La boca es la parte más móvil del cuerpo y un beso apasionado activa nada menos que 34 músculos mientras que un beso en la mejilla sólo activa 12 músculos faciales. A su vez, estudios médicos afirman que un beso apasionado provoca la subida de la presión sanguínea y el pulso se acelera pudiendo llegar hasta 150 pulsaciones, como consecuencia de la liberación de adrenalina.
Alrededor de dos millones de bacterias y 40.000 microorganismos cambian de dueño después de un beso. Sin embargo, al besar, el cuerpo produce todo tipo de neuropéptidos, unas sustancias químicas que evitan las infecciones. Besar estimula la saliva, que elimina partículas de comida de los dientes, también hace disminuir el nivel ácido que causa las caries y la placa dental.

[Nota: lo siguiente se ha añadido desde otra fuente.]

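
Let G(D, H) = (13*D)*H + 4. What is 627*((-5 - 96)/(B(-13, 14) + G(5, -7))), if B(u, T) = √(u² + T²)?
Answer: 28560477/203036 + 63327*√365/203036 ≈ 146.63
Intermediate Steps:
G(D, H) = 4 + 13*D*H (G(D, H) = 13*D*H + 4 = 4 + 13*D*H)
B(u, T) = √(T² + u²)
627*((-5 - 96)/(B(-13, 14) + G(5, -7))) = 627*((-5 - 96)/(√(14² + (-13)²) + (4 + 13*5*(-7)))) = 627*(-101/(√(196 + 169) + (4 - 455))) = 627*(-101/(√365 - 451)) = 627*(-101/(-451 + √365)) = -63327/(-451 + √365)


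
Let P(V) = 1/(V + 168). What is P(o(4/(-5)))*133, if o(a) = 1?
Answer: 133/169 ≈ 0.78698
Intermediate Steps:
P(V) = 1/(168 + V)
P(o(4/(-5)))*133 = 133/(168 + 1) = 133/169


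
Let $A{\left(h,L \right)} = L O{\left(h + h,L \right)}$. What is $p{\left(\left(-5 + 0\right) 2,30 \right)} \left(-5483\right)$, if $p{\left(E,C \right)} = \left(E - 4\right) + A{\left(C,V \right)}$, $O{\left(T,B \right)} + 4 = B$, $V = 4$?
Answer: $76762$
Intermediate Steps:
$O{\left(T,B \right)} = -4 + B$
$A{\left(h,L \right)} = L \left(-4 + L\right)$
$p{\left(E,C \right)} = -4 + E$ ($p{\left(E,C \right)} = \left(E - 4\right) + 4 \left(-4 + 4\right) = \left(-4 + E\right) + 4 \cdot 0 = \left(-4 + E\right) + 0 = -4 + E$)
$p{\left(\left(-5 + 0\right) 2,30 \right)} \left(-5483\right) = \left(-4 + \left(-5 + 0\right) 2\right) \left(-5483\right) = \left(-4 - 10\right) \left(-5483\right) = \left(-14\right) \left(-5483\right) = 76762$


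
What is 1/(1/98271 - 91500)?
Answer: -98271/8991796499 ≈ -1.0929e-5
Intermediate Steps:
1/(1/98271 - 91500) = 1/(-8991796499/98271) = -98271/8991796499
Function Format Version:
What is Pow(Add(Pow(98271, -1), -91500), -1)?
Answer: Rational(-98271, 8991796499) ≈ -1.0929e-5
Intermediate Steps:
Pow(Add(Pow(98271, -1), -91500), -1) = Pow(Add(Rational(1, 98271), -91500), -1) = Pow(Rational(-8991796499, 98271), -1) = Rational(-98271, 8991796499)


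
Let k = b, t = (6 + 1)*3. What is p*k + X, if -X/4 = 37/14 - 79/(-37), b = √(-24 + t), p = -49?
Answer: -4950/259 - 49*I*√3 ≈ -19.112 - 84.87*I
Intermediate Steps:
t = 21 (t = 7*3 = 21)
b = I*√3 (b = √(-24 + 21) = √(-3) = I*√3 ≈ 1.732*I)
X = -4950/259 (X = -4*(37/14 - 79/(-37)) = -4*(37*(1/14) - 79*(-1/37)) = -4*(37/14 + 79/37) = -4*2475/518 = -4950/259 ≈ -19.112)
k = I*√3 ≈ 1.732*I
p*k + X = -49*I*√3 - 4950/259 = -4950/259 - 49*I*√3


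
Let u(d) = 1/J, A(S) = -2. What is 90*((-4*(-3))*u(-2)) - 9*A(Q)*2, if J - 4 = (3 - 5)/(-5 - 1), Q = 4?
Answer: 3708/13 ≈ 285.23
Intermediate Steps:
J = 13/3 (J = 4 + (3 - 5)/(-5 - 1) = 4 - 2/(-6) = 4 - 2*(-⅙) = 4 + ⅓ = 13/3 ≈ 4.3333)
u(d) = 3/13 (u(d) = 1/(13/3) = 3/13)
90*((-4*(-3))*u(-2)) - 9*A(Q)*2 = 90*(-4*(-3)*(3/13)) - 9*(-2)*2 = 90*(12*(3/13)) + 18*2 = 90*(36/13) + 36 = 3240/13 + 36 = 3708/13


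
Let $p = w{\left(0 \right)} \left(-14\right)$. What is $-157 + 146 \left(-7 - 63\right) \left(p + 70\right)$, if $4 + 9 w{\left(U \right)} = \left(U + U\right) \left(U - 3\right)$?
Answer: $- \frac{7012333}{9} \approx -7.7915 \cdot 10^{5}$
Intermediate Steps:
$w{\left(U \right)} = - \frac{4}{9} + \frac{2 U \left(-3 + U\right)}{9}$ ($w{\left(U \right)} = - \frac{4}{9} + \frac{\left(U + U\right) \left(U - 3\right)}{9} = - \frac{4}{9} + \frac{2 U \left(-3 + U\right)}{9}$)
$p = \frac{56}{9}$ ($p = \left(- \frac{4}{9} - 0 + \frac{2 \cdot 0^{2}}{9}\right) \left(-14\right) = \left(- \frac{4}{9} + 0 + \frac{2}{9} \cdot 0\right) \left(-14\right) = \left(- \frac{4}{9} + 0 + 0\right) \left(-14\right) = \left(- \frac{4}{9}\right) \left(-14\right) = \frac{56}{9} \approx 6.2222$)
$-157 + 146 \left(-7 - 63\right) \left(p + 70\right) = -157 + 146 \left(-7 - 63\right) \left(\frac{56}{9} + 70\right) = -157 + 146 \left(\left(-70\right) \frac{686}{9}\right) = -157 + 146 \left(- \frac{48020}{9}\right) = -157 - \frac{7010920}{9} = - \frac{7012333}{9}$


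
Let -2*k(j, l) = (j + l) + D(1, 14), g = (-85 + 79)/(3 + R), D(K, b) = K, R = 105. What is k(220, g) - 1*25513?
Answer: -922445/36 ≈ -25623.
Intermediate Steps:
g = -1/18 (g = (-85 + 79)/(3 + 105) = -6/108 = -6*1/108 = -1/18 ≈ -0.055556)
k(j, l) = -½ - j/2 - l/2 (k(j, l) = -((j + l) + 1)/2 = -(1 + j + l)/2 = -½ - j/2 - l/2)
k(220, g) - 1*25513 = (-½ - ½*220 - ½*(-1/18)) - 1*25513 = (-½ - 110 + 1/36) - 25513 = -3977/36 - 25513 = -922445/36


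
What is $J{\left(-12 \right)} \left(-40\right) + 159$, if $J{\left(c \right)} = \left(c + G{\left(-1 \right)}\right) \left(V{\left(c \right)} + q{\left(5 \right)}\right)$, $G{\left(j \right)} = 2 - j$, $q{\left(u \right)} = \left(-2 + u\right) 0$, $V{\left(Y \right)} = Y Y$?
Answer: $51999$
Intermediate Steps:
$V{\left(Y \right)} = Y^{2}$
$q{\left(u \right)} = 0$
$J{\left(c \right)} = c^{2} \left(3 + c\right)$ ($J{\left(c \right)} = \left(c + \left(2 - -1\right)\right) \left(c^{2} + 0\right) = \left(c + \left(2 + 1\right)\right) c^{2} = \left(c + 3\right) c^{2} = \left(3 + c\right) c^{2} = c^{2} \left(3 + c\right)$)
$J{\left(-12 \right)} \left(-40\right) + 159 = \left(-12\right)^{2} \left(3 - 12\right) \left(-40\right) + 159 = 144 \left(-9\right) \left(-40\right) + 159 = \left(-1296\right) \left(-40\right) + 159 = 51840 + 159 = 51999$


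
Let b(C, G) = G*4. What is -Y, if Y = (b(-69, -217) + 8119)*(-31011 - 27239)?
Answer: 422370750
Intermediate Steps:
b(C, G) = 4*G
Y = -422370750 (Y = (4*(-217) + 8119)*(-31011 - 27239) = (-868 + 8119)*(-58250) = 7251*(-58250) = -422370750)
-Y = -1*(-422370750) = 422370750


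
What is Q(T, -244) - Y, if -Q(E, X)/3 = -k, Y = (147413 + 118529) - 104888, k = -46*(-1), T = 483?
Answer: -160916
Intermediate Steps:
k = 46
Y = 161054 (Y = 265942 - 104888 = 161054)
Q(E, X) = 138 (Q(E, X) = -(-3)*46 = -3*(-46) = 138)
Q(T, -244) - Y = 138 - 1*161054 = 138 - 161054 = -160916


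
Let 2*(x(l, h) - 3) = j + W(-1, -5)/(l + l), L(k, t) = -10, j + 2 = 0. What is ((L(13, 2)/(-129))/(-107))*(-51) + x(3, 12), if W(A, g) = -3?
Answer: 32887/18404 ≈ 1.7869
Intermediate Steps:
j = -2 (j = -2 + 0 = -2)
x(l, h) = 2 - 3/(4*l) (x(l, h) = 3 + (-2 - 3/(l + l))/2 = 3 + (-2 - 3*1/(2*l))/2 = 3 + (-2 - 3/(2*l))/2 = 3 + (-1 - 3/(4*l)) = 2 - 3/(4*l))
((L(13, 2)/(-129))/(-107))*(-51) + x(3, 12) = (-10/(-129)/(-107))*(-51) + (2 - ¾/3) = (-10*(-1/129)*(-1/107))*(-51) + (2 - ¾*⅓) = ((10/129)*(-1/107))*(-51) + (2 - ¼) = -10/13803*(-51) + 7/4 = 170/4601 + 7/4 = 32887/18404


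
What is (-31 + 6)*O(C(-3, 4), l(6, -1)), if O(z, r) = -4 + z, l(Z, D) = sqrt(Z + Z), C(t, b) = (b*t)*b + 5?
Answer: 1175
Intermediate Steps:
C(t, b) = 5 + t*b**2 (C(t, b) = t*b**2 + 5 = 5 + t*b**2)
l(Z, D) = sqrt(2)*sqrt(Z) (l(Z, D) = sqrt(2*Z) = sqrt(2)*sqrt(Z))
(-31 + 6)*O(C(-3, 4), l(6, -1)) = (-31 + 6)*(-4 + (5 - 3*4**2)) = -25*(-4 + (5 - 3*16)) = -25*(-4 + (5 - 48)) = -25*(-4 - 43) = -25*(-47) = 1175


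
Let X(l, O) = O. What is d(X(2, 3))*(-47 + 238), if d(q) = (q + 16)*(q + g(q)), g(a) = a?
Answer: 21774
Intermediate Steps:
d(q) = 2*q*(16 + q) (d(q) = (q + 16)*(q + q) = (16 + q)*(2*q) = 2*q*(16 + q))
d(X(2, 3))*(-47 + 238) = (2*3*(16 + 3))*(-47 + 238) = (2*3*19)*191 = 114*191 = 21774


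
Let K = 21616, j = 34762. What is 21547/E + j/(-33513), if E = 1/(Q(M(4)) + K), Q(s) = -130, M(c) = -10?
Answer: 15515139637184/33513 ≈ 4.6296e+8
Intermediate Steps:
E = 1/21486 (E = 1/(-130 + 21616) = 1/21486 ≈ 4.6542e-5)
21547/E + j/(-33513) = 21547/(1/21486) + 34762/(-33513) = 21547*21486 + 34762*(-1/33513) = 462958842 - 34762/33513 = 15515139637184/33513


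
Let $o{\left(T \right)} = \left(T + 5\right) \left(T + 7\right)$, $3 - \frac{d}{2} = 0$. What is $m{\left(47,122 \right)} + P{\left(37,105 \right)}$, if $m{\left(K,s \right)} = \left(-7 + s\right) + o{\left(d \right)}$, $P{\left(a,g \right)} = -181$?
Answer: $77$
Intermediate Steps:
$d = 6$ ($d = 6 - 0 = 6 + 0 = 6$)
$o{\left(T \right)} = \left(5 + T\right) \left(7 + T\right)$
$m{\left(K,s \right)} = 136 + s$ ($m{\left(K,s \right)} = \left(-7 + s\right) + \left(35 + 6^{2} + 12 \cdot 6\right) = \left(-7 + s\right) + \left(35 + 36 + 72\right) = \left(-7 + s\right) + 143 = 136 + s$)
$m{\left(47,122 \right)} + P{\left(37,105 \right)} = \left(136 + 122\right) - 181 = 258 - 181 = 77$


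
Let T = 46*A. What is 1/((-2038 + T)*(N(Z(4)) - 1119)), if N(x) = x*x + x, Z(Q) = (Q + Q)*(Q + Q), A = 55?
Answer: 1/1496172 ≈ 6.6837e-7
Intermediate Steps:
Z(Q) = 4*Q² (Z(Q) = (2*Q)*(2*Q) = 4*Q²)
N(x) = x + x² (N(x) = x² + x = x + x²)
T = 2530 (T = 46*55 = 2530)
1/((-2038 + T)*(N(Z(4)) - 1119)) = 1/((-2038 + 2530)*((4*4²)*(1 + 4*4²) - 1119)) = 1/(492*((4*16)*(1 + 4*16) - 1119)) = 1/(492*(64*(1 + 64) - 1119)) = 1/(492*(64*65 - 1119)) = 1/(492*(4160 - 1119)) = 1/(492*3041) = 1/1496172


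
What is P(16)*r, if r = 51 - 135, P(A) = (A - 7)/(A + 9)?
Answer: -756/25 ≈ -30.240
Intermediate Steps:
P(A) = (-7 + A)/(9 + A)
r = -84
P(16)*r = ((-7 + 16)/(9 + 16))*(-84) = (9/25)*(-84) = -756/25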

Durante un beso de alta intensidad aumentan los niveles de dopamina (sustancia asociada con la sensación de bienestar) y de testosterona (hormona asociada al deseo sexual). A la vez, la glándula pituitaria, situada en la base del cerebro, libera oxitocina, mágica hormona que, nos hace sentir como flotando. También un beso estimula la parte del cerebro que libera endorfinas (hormonas de la felicidad) en el torrente sanguíneo creando una sensación de bienestar, siendo antídoto para la depresión, y mejorando las defensas del cuerpo.
Además, los besos aumentan la secreción de saliva, que drena las células muertas y las bacterias y, por tanto, mejoran el aliento.
Según estudios, los hombres que besan a sus mujeres por la mañana, tienen menos accidentes de tráfico, ganan de un 20% a un 30% más y viven unos ¡cinco años más!